História musical de um jovem orelhudo e olherudo - Parte 4
Sempre fui muito mimado. Quando eu queria uma coisa, insistia até ganhar. Com a guitarra não foi diferente. Meu pai comeu o pão que o diabo amassou (e cagou) com essa história.
“Não precisa mais insistir. Você vai ganhar sua guitarra. Mas se ficar em recuperação, não ganha nem biloca”.
Infelizmente, a minha vida musical sempre esteve diretamente ligada aos estudos. Se eu ia bem na escola, tranqüilo. Caso contrário, nada de instrumentos.

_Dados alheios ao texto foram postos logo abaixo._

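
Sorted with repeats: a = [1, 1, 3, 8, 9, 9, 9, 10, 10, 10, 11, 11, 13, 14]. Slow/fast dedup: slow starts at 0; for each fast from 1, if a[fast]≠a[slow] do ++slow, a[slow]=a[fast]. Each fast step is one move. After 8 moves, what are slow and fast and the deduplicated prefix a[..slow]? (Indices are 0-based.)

slow=0 fast=1: a[fast]=1=a[slow] dup, fast++
slow=0 fast=2: a[fast]=3≠a[slow]=1 write a[1]=3, slow++,fast++
slow=1 fast=3: a[fast]=8≠a[slow]=3 write a[2]=8, slow++,fast++
slow=2 fast=4: a[fast]=9≠a[slow]=8 write a[3]=9, slow++,fast++
slow=3 fast=5: a[fast]=9=a[slow] dup, fast++
slow=3 fast=6: a[fast]=9=a[slow] dup, fast++
slow=3 fast=7: a[fast]=10≠a[slow]=9 write a[4]=10, slow++,fast++
slow=4 fast=8: a[fast]=10=a[slow] dup, fast++

slow=4, fast=9, prefix=[1, 3, 8, 9, 10]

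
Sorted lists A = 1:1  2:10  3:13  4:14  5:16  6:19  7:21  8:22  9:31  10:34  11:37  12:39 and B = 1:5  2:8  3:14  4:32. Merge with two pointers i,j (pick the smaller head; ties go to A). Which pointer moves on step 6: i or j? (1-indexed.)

i

i=1 j=1: A[i]=1<=B[j]=5 take 1, i++
i=2 j=1: A[i]=10>B[j]=5 take 5, j++
i=2 j=2: A[i]=10>B[j]=8 take 8, j++
i=2 j=3: A[i]=10<=B[j]=14 take 10, i++
i=3 j=3: A[i]=13<=B[j]=14 take 13, i++
i=4 j=3: A[i]=14<=B[j]=14 take 14, i++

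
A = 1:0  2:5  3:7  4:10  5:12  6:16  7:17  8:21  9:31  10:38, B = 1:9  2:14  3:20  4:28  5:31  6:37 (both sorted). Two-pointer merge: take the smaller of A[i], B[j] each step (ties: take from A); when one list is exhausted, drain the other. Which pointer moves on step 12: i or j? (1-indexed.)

[i=1,j=1] A[i]=0<=B[j]=9 take 0 → i++
[i=2,j=1] A[i]=5<=B[j]=9 take 5 → i++
[i=3,j=1] A[i]=7<=B[j]=9 take 7 → i++
[i=4,j=1] A[i]=10>B[j]=9 take 9 → j++
[i=4,j=2] A[i]=10<=B[j]=14 take 10 → i++
[i=5,j=2] A[i]=12<=B[j]=14 take 12 → i++
[i=6,j=2] A[i]=16>B[j]=14 take 14 → j++
[i=6,j=3] A[i]=16<=B[j]=20 take 16 → i++
[i=7,j=3] A[i]=17<=B[j]=20 take 17 → i++
[i=8,j=3] A[i]=21>B[j]=20 take 20 → j++
[i=8,j=4] A[i]=21<=B[j]=28 take 21 → i++
[i=9,j=4] A[i]=31>B[j]=28 take 28 → j++

j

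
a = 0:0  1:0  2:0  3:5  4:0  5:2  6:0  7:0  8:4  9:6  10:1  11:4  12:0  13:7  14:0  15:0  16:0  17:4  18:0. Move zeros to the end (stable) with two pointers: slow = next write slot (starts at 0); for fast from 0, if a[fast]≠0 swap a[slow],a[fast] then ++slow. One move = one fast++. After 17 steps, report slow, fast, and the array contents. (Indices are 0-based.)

slow=7, fast=17, a=[5, 2, 4, 6, 1, 4, 7, 0, 0, 0, 0, 0, 0, 0, 0, 0, 0, 4, 0]

(s=0,f=0) a[fast]=0 → fast++
(s=0,f=1) a[fast]=0 → fast++
(s=0,f=2) a[fast]=0 → fast++
(s=0,f=3) a[fast]=5≠0 swap→a[0]=5 → slow++,fast++
(s=1,f=4) a[fast]=0 → fast++
(s=1,f=5) a[fast]=2≠0 swap→a[1]=2 → slow++,fast++
(s=2,f=6) a[fast]=0 → fast++
(s=2,f=7) a[fast]=0 → fast++
(s=2,f=8) a[fast]=4≠0 swap→a[2]=4 → slow++,fast++
(s=3,f=9) a[fast]=6≠0 swap→a[3]=6 → slow++,fast++
(s=4,f=10) a[fast]=1≠0 swap→a[4]=1 → slow++,fast++
(s=5,f=11) a[fast]=4≠0 swap→a[5]=4 → slow++,fast++
(s=6,f=12) a[fast]=0 → fast++
(s=6,f=13) a[fast]=7≠0 swap→a[6]=7 → slow++,fast++
(s=7,f=14) a[fast]=0 → fast++
(s=7,f=15) a[fast]=0 → fast++
(s=7,f=16) a[fast]=0 → fast++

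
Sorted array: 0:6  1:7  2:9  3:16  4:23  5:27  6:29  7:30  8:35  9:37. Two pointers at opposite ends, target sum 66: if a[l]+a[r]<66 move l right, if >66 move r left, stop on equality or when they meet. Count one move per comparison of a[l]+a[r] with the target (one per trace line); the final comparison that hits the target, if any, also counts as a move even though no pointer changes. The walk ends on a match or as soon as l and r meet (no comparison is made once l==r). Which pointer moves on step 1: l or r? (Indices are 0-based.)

l

[0,9] 6+37=43 <66 → l++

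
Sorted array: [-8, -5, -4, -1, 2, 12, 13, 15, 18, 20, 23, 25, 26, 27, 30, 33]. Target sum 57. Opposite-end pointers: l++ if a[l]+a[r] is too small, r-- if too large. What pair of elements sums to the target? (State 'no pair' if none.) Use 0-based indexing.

l=0 r=15: -8+33=25 <57, l++
l=1 r=15: -5+33=28 <57, l++
l=2 r=15: -4+33=29 <57, l++
l=3 r=15: -1+33=32 <57, l++
l=4 r=15: 2+33=35 <57, l++
l=5 r=15: 12+33=45 <57, l++
l=6 r=15: 13+33=46 <57, l++
l=7 r=15: 15+33=48 <57, l++
l=8 r=15: 18+33=51 <57, l++
l=9 r=15: 20+33=53 <57, l++
l=10 r=15: 23+33=56 <57, l++
l=11 r=15: 25+33=58 >57, r--
l=11 r=14: 25+30=55 <57, l++
l=12 r=14: 26+30=56 <57, l++
l=13 r=14: 27+30=57, found

(27, 30)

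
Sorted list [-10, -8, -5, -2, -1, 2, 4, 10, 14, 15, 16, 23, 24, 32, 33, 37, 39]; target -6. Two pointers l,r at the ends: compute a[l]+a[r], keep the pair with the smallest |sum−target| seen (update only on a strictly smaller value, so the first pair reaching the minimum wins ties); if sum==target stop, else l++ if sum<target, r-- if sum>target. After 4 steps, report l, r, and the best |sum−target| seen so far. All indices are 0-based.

[0,16] -10+39=29 d=35 * → r--
[0,15] -10+37=27 d=33 * → r--
[0,14] -10+33=23 d=29 * → r--
[0,13] -10+32=22 d=28 * → r--

l=0, r=12, best |Δ|=28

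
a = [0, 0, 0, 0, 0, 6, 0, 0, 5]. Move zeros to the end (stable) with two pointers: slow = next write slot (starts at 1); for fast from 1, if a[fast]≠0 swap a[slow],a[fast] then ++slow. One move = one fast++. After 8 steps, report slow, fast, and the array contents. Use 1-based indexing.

slow=2, fast=9, a=[6, 0, 0, 0, 0, 0, 0, 0, 5]

slow=1 fast=1: a[fast]=0, fast++
slow=1 fast=2: a[fast]=0, fast++
slow=1 fast=3: a[fast]=0, fast++
slow=1 fast=4: a[fast]=0, fast++
slow=1 fast=5: a[fast]=0, fast++
slow=1 fast=6: a[fast]=6≠0 swap→a[1]=6, slow++,fast++
slow=2 fast=7: a[fast]=0, fast++
slow=2 fast=8: a[fast]=0, fast++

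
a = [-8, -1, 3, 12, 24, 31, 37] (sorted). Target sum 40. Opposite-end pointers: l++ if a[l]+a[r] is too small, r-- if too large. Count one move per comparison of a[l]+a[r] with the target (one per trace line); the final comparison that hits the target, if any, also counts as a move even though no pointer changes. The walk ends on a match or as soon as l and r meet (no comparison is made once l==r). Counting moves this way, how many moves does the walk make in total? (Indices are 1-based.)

l=1 r=7: -8+37=29 <40, l++
l=2 r=7: -1+37=36 <40, l++
l=3 r=7: 3+37=40, found

3 moves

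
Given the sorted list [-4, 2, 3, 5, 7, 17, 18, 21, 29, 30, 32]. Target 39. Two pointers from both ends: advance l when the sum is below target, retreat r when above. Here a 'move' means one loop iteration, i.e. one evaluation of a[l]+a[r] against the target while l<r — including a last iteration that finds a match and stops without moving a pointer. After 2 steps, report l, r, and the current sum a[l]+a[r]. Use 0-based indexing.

l=2, r=10, sum=35

[0,10] -4+32=28 <39 → l++
[1,10] 2+32=34 <39 → l++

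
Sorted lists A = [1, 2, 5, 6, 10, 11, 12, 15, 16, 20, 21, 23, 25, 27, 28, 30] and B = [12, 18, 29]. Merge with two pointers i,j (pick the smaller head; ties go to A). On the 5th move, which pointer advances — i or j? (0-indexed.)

[i=0,j=0] A[i]=1<=B[j]=12 take 1 → i++
[i=1,j=0] A[i]=2<=B[j]=12 take 2 → i++
[i=2,j=0] A[i]=5<=B[j]=12 take 5 → i++
[i=3,j=0] A[i]=6<=B[j]=12 take 6 → i++
[i=4,j=0] A[i]=10<=B[j]=12 take 10 → i++

i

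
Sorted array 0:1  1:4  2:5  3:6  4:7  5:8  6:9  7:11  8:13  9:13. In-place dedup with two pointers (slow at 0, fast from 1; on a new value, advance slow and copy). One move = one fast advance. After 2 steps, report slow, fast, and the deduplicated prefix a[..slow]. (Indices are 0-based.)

slow=0 fast=1: a[fast]=4≠a[slow]=1 write a[1]=4, slow++,fast++
slow=1 fast=2: a[fast]=5≠a[slow]=4 write a[2]=5, slow++,fast++

slow=2, fast=3, prefix=[1, 4, 5]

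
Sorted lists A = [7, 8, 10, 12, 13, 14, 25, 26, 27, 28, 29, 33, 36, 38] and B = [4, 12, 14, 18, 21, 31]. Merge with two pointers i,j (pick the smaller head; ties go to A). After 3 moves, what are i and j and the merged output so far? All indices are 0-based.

i=2, j=1, merged so far=[4, 7, 8]

[i=0,j=0] A[i]=7>B[j]=4 take 4 → j++
[i=0,j=1] A[i]=7<=B[j]=12 take 7 → i++
[i=1,j=1] A[i]=8<=B[j]=12 take 8 → i++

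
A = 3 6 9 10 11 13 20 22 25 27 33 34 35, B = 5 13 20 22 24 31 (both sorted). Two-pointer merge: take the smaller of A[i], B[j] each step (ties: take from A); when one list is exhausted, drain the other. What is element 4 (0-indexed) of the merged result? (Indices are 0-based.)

[i=0,j=0] A[i]=3<=B[j]=5 take 3 → i++
[i=1,j=0] A[i]=6>B[j]=5 take 5 → j++
[i=1,j=1] A[i]=6<=B[j]=13 take 6 → i++
[i=2,j=1] A[i]=9<=B[j]=13 take 9 → i++
[i=3,j=1] A[i]=10<=B[j]=13 take 10 → i++
[i=4,j=1] A[i]=11<=B[j]=13 take 11 → i++
[i=5,j=1] A[i]=13<=B[j]=13 take 13 → i++
[i=6,j=1] A[i]=20>B[j]=13 take 13 → j++
[i=6,j=2] A[i]=20<=B[j]=20 take 20 → i++
[i=7,j=2] A[i]=22>B[j]=20 take 20 → j++
[i=7,j=3] A[i]=22<=B[j]=22 take 22 → i++
[i=8,j=3] A[i]=25>B[j]=22 take 22 → j++
[i=8,j=4] A[i]=25>B[j]=24 take 24 → j++
[i=8,j=5] A[i]=25<=B[j]=31 take 25 → i++
[i=9,j=5] A[i]=27<=B[j]=31 take 27 → i++
[i=10,j=5] A[i]=33>B[j]=31 take 31 → j++
[i=10,j=6] B done, take A[i]=33 → i++
[i=11,j=6] B done, take A[i]=34 → i++
[i=12,j=6] B done, take A[i]=35 → i++

merged[4] = 10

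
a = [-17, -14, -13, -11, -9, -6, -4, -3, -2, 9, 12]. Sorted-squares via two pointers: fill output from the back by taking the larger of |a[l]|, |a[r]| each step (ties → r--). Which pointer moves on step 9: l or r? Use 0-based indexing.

l

l=0 r=10: |-17|>|12| out[10]=289, l++
l=1 r=10: |-14|>|12| out[9]=196, l++
l=2 r=10: |-13|>|12| out[8]=169, l++
l=3 r=10: |-11|<=|12| out[7]=144, r--
l=3 r=9: |-11|>|9| out[6]=121, l++
l=4 r=9: |-9|<=|9| out[5]=81, r--
l=4 r=8: |-9|>|-2| out[4]=81, l++
l=5 r=8: |-6|>|-2| out[3]=36, l++
l=6 r=8: |-4|>|-2| out[2]=16, l++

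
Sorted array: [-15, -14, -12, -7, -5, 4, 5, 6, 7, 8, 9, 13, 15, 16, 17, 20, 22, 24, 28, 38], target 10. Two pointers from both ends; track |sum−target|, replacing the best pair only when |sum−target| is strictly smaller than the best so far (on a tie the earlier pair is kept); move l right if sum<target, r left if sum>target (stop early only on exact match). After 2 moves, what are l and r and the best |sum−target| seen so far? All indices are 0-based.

l=0, r=17, best |Δ|=3

[0,19] -15+38=23 d=13 * → r--
[0,18] -15+28=13 d=3 * → r--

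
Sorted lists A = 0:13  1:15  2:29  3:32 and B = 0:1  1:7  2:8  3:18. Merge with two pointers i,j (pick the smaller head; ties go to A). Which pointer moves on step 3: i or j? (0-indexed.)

[i=0,j=0] A[i]=13>B[j]=1 take 1 → j++
[i=0,j=1] A[i]=13>B[j]=7 take 7 → j++
[i=0,j=2] A[i]=13>B[j]=8 take 8 → j++

j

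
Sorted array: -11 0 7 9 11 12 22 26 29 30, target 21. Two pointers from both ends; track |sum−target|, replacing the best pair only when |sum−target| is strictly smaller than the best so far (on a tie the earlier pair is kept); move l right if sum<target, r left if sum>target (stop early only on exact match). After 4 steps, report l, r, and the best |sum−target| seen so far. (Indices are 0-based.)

l=1, r=6, best |Δ|=2

[0,9] -11+30=19 d=2 * → l++
[1,9] 0+30=30 d=9 → r--
[1,8] 0+29=29 d=8 → r--
[1,7] 0+26=26 d=5 → r--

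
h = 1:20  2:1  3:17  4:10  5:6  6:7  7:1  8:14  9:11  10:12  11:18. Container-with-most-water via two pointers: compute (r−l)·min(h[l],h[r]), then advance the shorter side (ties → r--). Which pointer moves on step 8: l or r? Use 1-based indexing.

l=1 r=11: min(20,18)*10=180 best=180 *, r--
l=1 r=10: min(20,12)*9=108 best=180, r--
l=1 r=9: min(20,11)*8=88 best=180, r--
l=1 r=8: min(20,14)*7=98 best=180, r--
l=1 r=7: min(20,1)*6=6 best=180, r--
l=1 r=6: min(20,7)*5=35 best=180, r--
l=1 r=5: min(20,6)*4=24 best=180, r--
l=1 r=4: min(20,10)*3=30 best=180, r--

r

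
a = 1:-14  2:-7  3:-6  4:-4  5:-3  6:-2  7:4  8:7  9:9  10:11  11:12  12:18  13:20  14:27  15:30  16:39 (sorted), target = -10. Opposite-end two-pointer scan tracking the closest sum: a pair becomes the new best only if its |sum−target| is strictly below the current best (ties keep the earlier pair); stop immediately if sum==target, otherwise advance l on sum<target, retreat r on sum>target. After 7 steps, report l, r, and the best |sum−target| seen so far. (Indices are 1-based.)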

Novembro de 1997. Finalmente havia eu enfrentado a 8ª série. Para o meu desespero (e sossego geral da vizinhança), havia ficado em recuperação em Ciências (a partir desse contato inicial, eu passei a odiar Química pelo resto da minha vida. Reza a lenda que não abri o livro da detestada matéria uma vez sequer no ano de vestibular) e sonho da guitarra estava adiado.
Insatisfeito e discretamente conformado, fui assistir a tal aula de Química. Lembro como hoje.
O professor, se chamava João Roberto. Gerente de banco, dizia ele que ensinava por hobby. Mesmo com toda a boça atestada na narrativa de suas últimas viagens ao redor do mundo, era um professor bom e honesto.
Chegando à primeira aula da recuperação - para variar atrasado – me deparei com João Roberto comentando a última prova: a que tinha me tirado do caminho da guitarra. Minha chateação era tamanha que não quis ver os comentários. Mas o professor, apesar de ensinar Química e ser botafoguense era sensato.
“Luis Felipe, olhe sua prova. Pode haver algum erro de correção”.
Meio sem vontade, segui os sábios conselhos. E não é que a minha prova havia sido corrigida de maneira errada. Não me lembro de números exatamente, mas era coisa de um ponto a menos. Exatamente a diferença que me faria passar.
Resolvido o mal entendido, nota corrigida na caderneta, dedo estirado para o resto da turma, voei para casa.
Não me importava se meu pai é a pessoa mais mal humorada do mundo na hora do almoço. Quando sentou na mesa, a primeira coisa que ouviu foi um:
“Me dê o dinheiro. Eu não fiquei em recuperação. Pode me dar minha guitarra”.
Explicado o sucedido, ele foi categórico. Me deu o dinheiro ali mesmo na hora, talvez mais interessado em me ver longe dali, do que pensando na minha felicidade musical.
Passei a tarde entediado sem achar o cara que me venderia o motivo dessa capação de porco. À noite finalmente eu o encontrei e feita a negociação voltei feliz para casa.
Mesmo sem uma qualidade sonora perfeita, a guitarra era mesmo linda. Uma Jennifer stratocaster anos 80, de cor vinho.
Meu pai jamais poderia imaginar a capação de gorila que aquela aquisição causaria. De fato, meus companheiros de lar já estavam acostumados com o som do meu quase afinado violão.
Mas uma guitarra elétrica sem amplificador, plugada no som da sala, falava um pouco mais alto que seu irmão acústico.